En tout cas, dans une étude publiée en 2010, Christophe Boesch, un primatologue de l’institut Max Planck et ses collègues ont su montrer l’existence d’une forme d’altruisme chez des chimpanzés évoluant dans leur milieu naturel.

La découverte sonne comme une réponse à une ancienne expérience faite avec des chimpanzés vivant en captivité, qui avait conclu que l’altruisme, à savoir la capacité de partager des ressources avec des membres d’un autre groupe, n’était pas présent chez les chimpanzés (Silk et al., 2005). Silk et ses collègues concluants à l’époque, que « les chimpanzés étaient indifférents au bien-être des membres d’un autre groupe ».

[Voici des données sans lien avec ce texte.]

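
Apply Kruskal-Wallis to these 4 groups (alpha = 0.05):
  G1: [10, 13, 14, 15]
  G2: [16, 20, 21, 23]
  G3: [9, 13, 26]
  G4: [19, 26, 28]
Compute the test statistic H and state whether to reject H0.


Step 1: Combine all N = 14 observations and assign midranks.
sorted (value, group, rank): (9,G3,1), (10,G1,2), (13,G1,3.5), (13,G3,3.5), (14,G1,5), (15,G1,6), (16,G2,7), (19,G4,8), (20,G2,9), (21,G2,10), (23,G2,11), (26,G3,12.5), (26,G4,12.5), (28,G4,14)
Step 2: Sum ranks within each group.
R_1 = 16.5 (n_1 = 4)
R_2 = 37 (n_2 = 4)
R_3 = 17 (n_3 = 3)
R_4 = 34.5 (n_4 = 3)
Step 3: H = 12/(N(N+1)) * sum(R_i^2/n_i) - 3(N+1)
     = 12/(14*15) * (16.5^2/4 + 37^2/4 + 17^2/3 + 34.5^2/3) - 3*15
     = 0.057143 * 903.396 - 45
     = 6.622619.
Step 4: Ties present; correction factor C = 1 - 12/(14^3 - 14) = 0.995604. Corrected H = 6.622619 / 0.995604 = 6.651858.
Step 5: Under H0, H ~ chi^2(3); p-value = 0.083862.
Step 6: alpha = 0.05. fail to reject H0.

H = 6.6519, df = 3, p = 0.083862, fail to reject H0.


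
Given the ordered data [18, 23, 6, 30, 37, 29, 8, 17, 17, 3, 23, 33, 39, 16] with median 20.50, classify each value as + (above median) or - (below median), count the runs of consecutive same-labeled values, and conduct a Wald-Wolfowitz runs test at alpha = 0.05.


Step 1: Compute median = 20.50; label A = above, B = below.
Labels in order: BABAAABBBBAAAB  (n_A = 7, n_B = 7)
Step 2: Count runs R = 7.
Step 3: Under H0 (random ordering), E[R] = 2*n_A*n_B/(n_A+n_B) + 1 = 2*7*7/14 + 1 = 8.0000.
        Var[R] = 2*n_A*n_B*(2*n_A*n_B - n_A - n_B) / ((n_A+n_B)^2 * (n_A+n_B-1)) = 8232/2548 = 3.2308.
        SD[R] = 1.7974.
Step 4: Continuity-corrected z = (R + 0.5 - E[R]) / SD[R] = (7 + 0.5 - 8.0000) / 1.7974 = -0.2782.
Step 5: Two-sided p-value via normal approximation = 2*(1 - Phi(|z|)) = 0.780879.
Step 6: alpha = 0.05. fail to reject H0.

R = 7, z = -0.2782, p = 0.780879, fail to reject H0.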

Après 27 ans d’observation de 3 communautés de chimpanzés Taï, Boesch et son équipe mis à jour des gestes altruistes: des adoptions de jeunes orphelins, par des femelles et par des mâles adultes. Certaines adoptions se sont opérées en dehors de liens familiaux et pour le cas des mâles, l’acte est d’autant plus intéressant que ceux-ci n’ont pas le suspecté « instinct maternel ». Pourtant, ces mâles se sont mis par exemple à partager leur nourriture ou encore porter sur leur dos des jeunes et cela même dans des territoires appartenant à d’autres communautés de singes, ce qui constitue un danger.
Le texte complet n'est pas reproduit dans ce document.